Veja as afirmações a seguir; aparentemente, razoáveis. Baseiam-se numa santa matriz antropológica progressista contra uma dinossaura e materialista sociologia totalizante… etc. Não seria a armação de uma arapuca (sofisma) a serviço de uma escusa estratégia?
– O ser humano não existe: existem ingleses, chineses, americanos. O americano não existe: existem mulheres americanas, negros americanos, gays americanos. A mulher americana não existe: existem mulheres americanas negras, mulheres americanas gays. A mulher americana negra não existe: existem mulheres americanas de classe média, mulheres americanas negras, operárias,… Isto não é tudo. As classes sociais também não existem. Há grupos que se redefinem a cada circunstância: motoristas de táxi se dissolvem em corintianos ou palmeirenses, que se dissolvem em adolescentes ou velhos, que se constroem enquanto moradores do Bexiga ou da Lapa. A Lapa não existe: é uma construção imaginária, uma identidade geográfica criada segundo juízos de valor, experiências subjetivas, jogos de linguagem sedimentados historicamente.
– A história não existe: existem ficções, narrativas que podemos organizar conforme uma estrutura de começo meio e fim, mas que sempre irão trair a arbitrariedade básica com a qual cada sujeito compõe os dados da realidade. Lembre-se que sujeito também não existe. É um campo onde se entrecruzam percepções, desejos, linguagens. De resto, a realidade não existe tampouco.
Essas bobagens acima correm o risco de passar como senso comum e como verdades. São “raciocínios” relativistas que viram uma espécie de Bíblia da sabedoria pós-moderna e que levam ao culto contemporâneo à identidade: social, racial, cultural, sexual. Sob o signo da crítica ao coletivismo se entrincheiraram slogans, “contra a ortodoxia” e “viva a liberdade de crítica” e tornaram-se imediatamente palavras da moda. As grandes frases contra a fossilização do pensamento dissimulam o desinteresse e a impotência para fazer progredir o pensamento teórico. A famosa liberdade de crítica não significa a substituição de uma teoria por outra, mas a liberdade com respeito a todo sistema coerente e refletido; significa o ecletismo e a ausência de princípios e certo rebaixamento do nível teórico.

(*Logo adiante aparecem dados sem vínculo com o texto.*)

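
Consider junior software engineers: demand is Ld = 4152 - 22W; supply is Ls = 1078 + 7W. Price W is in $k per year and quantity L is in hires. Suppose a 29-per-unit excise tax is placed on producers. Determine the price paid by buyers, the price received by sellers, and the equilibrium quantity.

W_b = 113, W_s = 84, L = 1666

Producers keep W_s = W_b - 29 per unit, so supply in terms of the buyer price is Ls = 875 + 7W_b.
Equate demand and the shifted supply: 4152 - 22W_b = 875 + 7W_b, giving 29W_b = 3277, so W_b = 113.
So W_s = 84 and the quantity traded is L = 4152 - 22(113) = 1666.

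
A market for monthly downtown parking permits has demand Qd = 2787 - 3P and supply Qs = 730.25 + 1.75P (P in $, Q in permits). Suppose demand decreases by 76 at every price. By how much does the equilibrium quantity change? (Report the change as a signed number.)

At equilibrium Qd = Qs, so 2787 - 3P = 730.25 + 1.75P; collecting terms, 2056.75 = 4.75P and P* = 433.
Plugging P* into demand: Q* = 2787 - 3(433) = 1488.
After the shift, demand is Qd = 2711 - 3P.
New equilibrium: 1980.75 = 4.75P, so P = 417 and Q = 1460.
ΔQ = 1460 - 1488 = -28.

ΔQ = -28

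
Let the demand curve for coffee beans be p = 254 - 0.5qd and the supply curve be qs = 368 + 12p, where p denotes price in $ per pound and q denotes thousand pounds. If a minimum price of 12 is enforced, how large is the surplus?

Rewriting in direct form: qd = 508 - 2p.
Evaluating both curves at the floor price 12 gives qd = 484, qs = 512.
Surplus = qs - qd = 512 - 484 = 28.

Surplus = 28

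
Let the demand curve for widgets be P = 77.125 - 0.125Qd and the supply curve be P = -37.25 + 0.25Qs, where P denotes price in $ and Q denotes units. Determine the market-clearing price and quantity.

P* = 39, Q* = 305

Inverting to quantity form: Qd = 617 - 8P and Qs = 149 + 4P.
Set Qd = Qs: 617 - 8P = 149 + 4P, so 468 = 12P and P* = 39.
Plugging P* into demand: Q* = 617 - 8(39) = 305.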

A crítica ao ser humano abstrato disseminada entre a esquerda pós-moderna e teóricos radicais dos movimentos negros e feminista, passa, hoje em dia, como coisa avançada. As raízes encontram-se exatamente no conservadorismo. No século passado, teóricos ultra conservadores, na luta contra a idéia de direitos humanos universais, aferravam-se à constatação empírica das diferenças. J. de Maistre em “Considerações sobre a França” dizia: “O homem (universal) não existe. Em minha vida, vi franceses, italianos, russos… Quanto ao homem, declaro que nunca o encontrei”. Mais de cem anos depois, o elogio da diferença vira tema da esquerda moderna. Como não podem deixar de lado o tema clássico da igualdade armam um jogo de palavras onde os seres humanos são diferentes, mas iguais crentes que estão provando a quadratura do círculo.
Tudo isso parece dizer que a luta contra as várias discriminações, está imbricada com a luta onde que afirma a identidade, o valor, a originalidade de um grupo. É verdade que, em si, não encerra nenhuma contradição. Só que quando o movimento negro diz que negro é diferente repete o que os racistas sempre disseram: legitima o enfoque da diferença e as distâncias são alargadas.

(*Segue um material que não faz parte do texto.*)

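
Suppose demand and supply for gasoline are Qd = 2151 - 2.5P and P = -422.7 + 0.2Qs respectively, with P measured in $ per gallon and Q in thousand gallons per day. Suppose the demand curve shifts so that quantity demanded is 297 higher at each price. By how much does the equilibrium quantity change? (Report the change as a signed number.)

ΔQ = 198

In direct form, Qs = 2113.5 + 5P.
The market clears where 2151 - 2.5P = 2113.5 + 5P. Rearranging, 7.5P = 37.5, hence P* = 5.
Then Q* = 2151 - 2.5(5) = 2138.5.
After the shift, demand is Qd = 2448 - 2.5P.
New equilibrium: 334.5 = 7.5P, so P = 44.6 and Q = 2336.5.
ΔQ = 2336.5 - 2138.5 = 198.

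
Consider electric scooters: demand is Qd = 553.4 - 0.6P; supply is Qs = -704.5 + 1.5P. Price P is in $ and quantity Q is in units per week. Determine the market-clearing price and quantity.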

Essa atmosfera pós-moderna de muitos ambientes de esquerda, essas celebrações neobarrocas das diferenças, de apego às singularidades culturais… assusta muito pouco as cabeças conservadoras. O que provoca ojeriza na direita é, ainda hoje, 200 anos depois, o discurso dos direitos humanos, o discurso revolucionário da igualdade. O problema dessa e de outras ciladas, talvez se reduza a um mal-entendido lingüístico. Pois, só se pode defender quem é diferente em nome da igualdade, mas a defesa do diferente passa a se chamar, num modismo pós-moderno, defesa da Diferença (com maiúscula). Aí, a igualdade fica falando sozinha.
A crítica pós-moderna ao universalismo, em vez de formular uma crítica à teoria racial, apropria-se de muito de seus temas e reproduz os próprios pressupostos sobre os quais, historicamente, assentou-se o racismo. Assim, é uma falta de novidade requentar temas como fim da história, fragmentação do sujeito, anti-universalismo pós-moderno. O pior de tudo é insistir na fragmentação e no particularismo num momento em que, como nunca, o capitalismo se tornou uma realidade totalizante num grau sem precedentes.